Financial Statements Components
Globally there are five components, stated differently,
elements of the financial statements. These are income statement, Balance Sheet, Cash Flow Statements, Statement of
Changes in equity and the notes to the financial statements. All those
serve different purposes and distinct financial needs of the users,
stakeholders. This is the rationale that a complete set of financial statements
essentially contain these five components, elements. Balance sheet represent
what is the financial worth of any specific business at any specific point of
time. The Balance sheet is usually prepared at the end of the reporting period
and is prepared periodically at the end of each subsequent period. Income
statement essentially the first financial statement that is perused and reports
about whether the business earned profit or incurred loss in any specific
financial year.
Financial Statements Relationship
The financial statements are quite related to one another.
There is a specific order in the preparation of the financial statements. For
example, income statement is the first financial that is prepared and
presented. The net income figure in the financial statement is necessary in
order to complete the Balance Sheet Equity portion, which is subsequently used
to prepare the statement of changes in equity financial statement. Similarly,
the net income figure is also necessary in the preparation of the Cash flow
statement using the indirect method.

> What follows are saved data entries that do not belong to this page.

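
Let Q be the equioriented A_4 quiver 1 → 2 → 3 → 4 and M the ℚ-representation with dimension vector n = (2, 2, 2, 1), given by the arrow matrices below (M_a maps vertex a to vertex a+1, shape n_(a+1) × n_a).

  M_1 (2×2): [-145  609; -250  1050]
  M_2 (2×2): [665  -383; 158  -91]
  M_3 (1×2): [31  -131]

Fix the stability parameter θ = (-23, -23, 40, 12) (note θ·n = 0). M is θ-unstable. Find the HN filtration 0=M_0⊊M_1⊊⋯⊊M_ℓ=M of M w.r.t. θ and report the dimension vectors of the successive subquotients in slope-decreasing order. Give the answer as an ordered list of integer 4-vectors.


Via rank(M_{q-1}∘⋯∘M_p): M ≅ I[1,1], I[1,4], I[2,3].
μ_θ-semistable layers: μ^(1)=40; μ^(2)=26; μ^(3)=-23

((0, 0, 1, 0); (0, 0, 1, 1); (2, 2, 0, 0))


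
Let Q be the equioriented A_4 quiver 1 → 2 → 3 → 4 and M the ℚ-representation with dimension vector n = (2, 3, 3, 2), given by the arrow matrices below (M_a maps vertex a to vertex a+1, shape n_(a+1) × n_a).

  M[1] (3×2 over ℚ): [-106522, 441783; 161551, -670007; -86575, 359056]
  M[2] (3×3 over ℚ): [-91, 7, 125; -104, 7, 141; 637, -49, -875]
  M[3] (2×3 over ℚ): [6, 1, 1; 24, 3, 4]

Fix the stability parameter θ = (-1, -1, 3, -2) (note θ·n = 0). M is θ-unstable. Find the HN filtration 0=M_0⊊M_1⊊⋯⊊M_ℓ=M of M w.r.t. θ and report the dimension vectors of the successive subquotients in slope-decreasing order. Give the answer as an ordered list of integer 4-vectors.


Via rank(M_{q-1}∘⋯∘M_p): M ≅ I[1,2], I[1,4], I[2,4], I[3,3].
μ_θ-semistable layers: μ^(1)=3; μ^(2)=1/2; μ^(3)=-1

((0, 0, 1, 0); (0, 0, 2, 2); (2, 3, 0, 0))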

The notes to the financial statements
explains in a bit detail the line items in the respective financial statement
apart from setting out the accounting policies implemented by the organization
in the making of the financials. This is how the financial statements have
relationship to each other and they are interpreted integrally using the
financial rations to assess if the company is financially sound and stable.
Audit of the Financial Statements
It is important to audit the financial statements as it
establishes even more reliability that the financial statements are quite
fairly representing the financial results of the company. The audit can be
executed by the internal auditors or the external auditors, however, the audit
by the external auditors is more reliable as the external auditor are
independent and do not report to the management of the organization.